Na segunda-feira, 24 de novembro de 2025, a EcoRodovias (ECOR3), a ECS e a Ecovias Leste Paulista informaram que a ARTESP reconheceu o desequilíbrio econômico-financeiro no contrato da Ecovias Leste Paulista, decorrente do impacto da Covid-19 sobre a receita tarifária entre março/2020 e dezembro/2022. O ato foi publicado no Diário Oficial do Estado em 19/11/2025. No âmbito federal, a ANTT já havia endereçado os efeitos da pandemia por meio de reajustes de pedágio nas concessões Ecovias Capixaba, Ecovias Minas Goiás, Ecovias Ponte e Ecovias Sul. A companhia destacou ainda que Ecovias Norte Minas e Ecovias Cerrado não tiveram impacto negativo relevante no tráfego, enquanto Ecovias Araguaia, Ecovias Noroeste Paulista, Ecovias Rio Minas e Ecovias Raposo Castello iniciaram a cobrança após o período. O desequilíbrio de Ecovias Imigrantes segue em análise. Próximos passos: a ARTESP definirá a modalidade de reequilíbrio e formalizará o Termo Aditivo.
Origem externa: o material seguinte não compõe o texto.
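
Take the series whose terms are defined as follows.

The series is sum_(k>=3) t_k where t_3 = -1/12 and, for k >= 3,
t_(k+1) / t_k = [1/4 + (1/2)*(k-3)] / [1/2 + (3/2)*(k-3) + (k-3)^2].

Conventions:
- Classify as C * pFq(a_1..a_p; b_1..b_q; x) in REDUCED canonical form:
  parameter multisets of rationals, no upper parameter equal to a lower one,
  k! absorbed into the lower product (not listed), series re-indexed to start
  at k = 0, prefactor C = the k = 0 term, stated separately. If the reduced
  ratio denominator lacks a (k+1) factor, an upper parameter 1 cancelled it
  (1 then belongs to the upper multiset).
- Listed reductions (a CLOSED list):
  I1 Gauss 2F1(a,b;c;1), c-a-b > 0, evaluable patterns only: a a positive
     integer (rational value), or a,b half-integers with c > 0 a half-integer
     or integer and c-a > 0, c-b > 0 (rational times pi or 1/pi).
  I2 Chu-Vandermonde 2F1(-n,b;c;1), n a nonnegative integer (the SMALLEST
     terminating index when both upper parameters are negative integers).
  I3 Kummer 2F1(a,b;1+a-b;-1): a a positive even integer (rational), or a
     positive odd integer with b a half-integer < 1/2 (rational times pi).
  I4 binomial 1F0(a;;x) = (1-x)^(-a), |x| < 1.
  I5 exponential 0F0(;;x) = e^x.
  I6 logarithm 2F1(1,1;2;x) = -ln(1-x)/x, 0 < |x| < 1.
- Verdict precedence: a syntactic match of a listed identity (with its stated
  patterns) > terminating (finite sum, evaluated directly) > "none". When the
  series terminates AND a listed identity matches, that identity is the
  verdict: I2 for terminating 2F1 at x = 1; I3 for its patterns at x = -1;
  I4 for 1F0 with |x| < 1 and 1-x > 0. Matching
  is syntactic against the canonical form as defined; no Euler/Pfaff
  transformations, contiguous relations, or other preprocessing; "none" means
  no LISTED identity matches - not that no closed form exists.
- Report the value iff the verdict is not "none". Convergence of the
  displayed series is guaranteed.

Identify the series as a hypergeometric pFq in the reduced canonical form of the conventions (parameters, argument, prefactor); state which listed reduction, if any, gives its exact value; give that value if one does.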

Este movimento consolida a estratégia de previsibilidade contratual que a empresa vem perseguindo: reequilibrar, estender prazos e casar obras com a vida útil dos ativos. Um marco recente foi o aditivo que estendeu a concessão da Ecopistas até 2042 e reequilibrou o contrato, reforçando a robustez do ambiente regulatório estadual e criando um fio condutor entre decisões de São Paulo e iniciativas federais. Na prática, a própria entrega recente de resultados já vinha refletindo esse ciclo de reequilíbrios e maior visibilidade para execução e capex, com provisões e aditivos que estabilizam a base contratual e preparam o tratamento dos impactos remanescentes da pandemia. Como mostrado nos resultados do 3T25, que trouxeram provisão pela não aplicação de reajuste na Ecovias Sul e a assinatura do aditivo de modernização da Ecovias Capixaba, a companhia já capturava efeitos regulatórios positivos e sinalizava a importância de aditivos — inclusive a menção à Leste Paulista com extensão até 2042 — para sustentar a geração de caixa ao longo da década.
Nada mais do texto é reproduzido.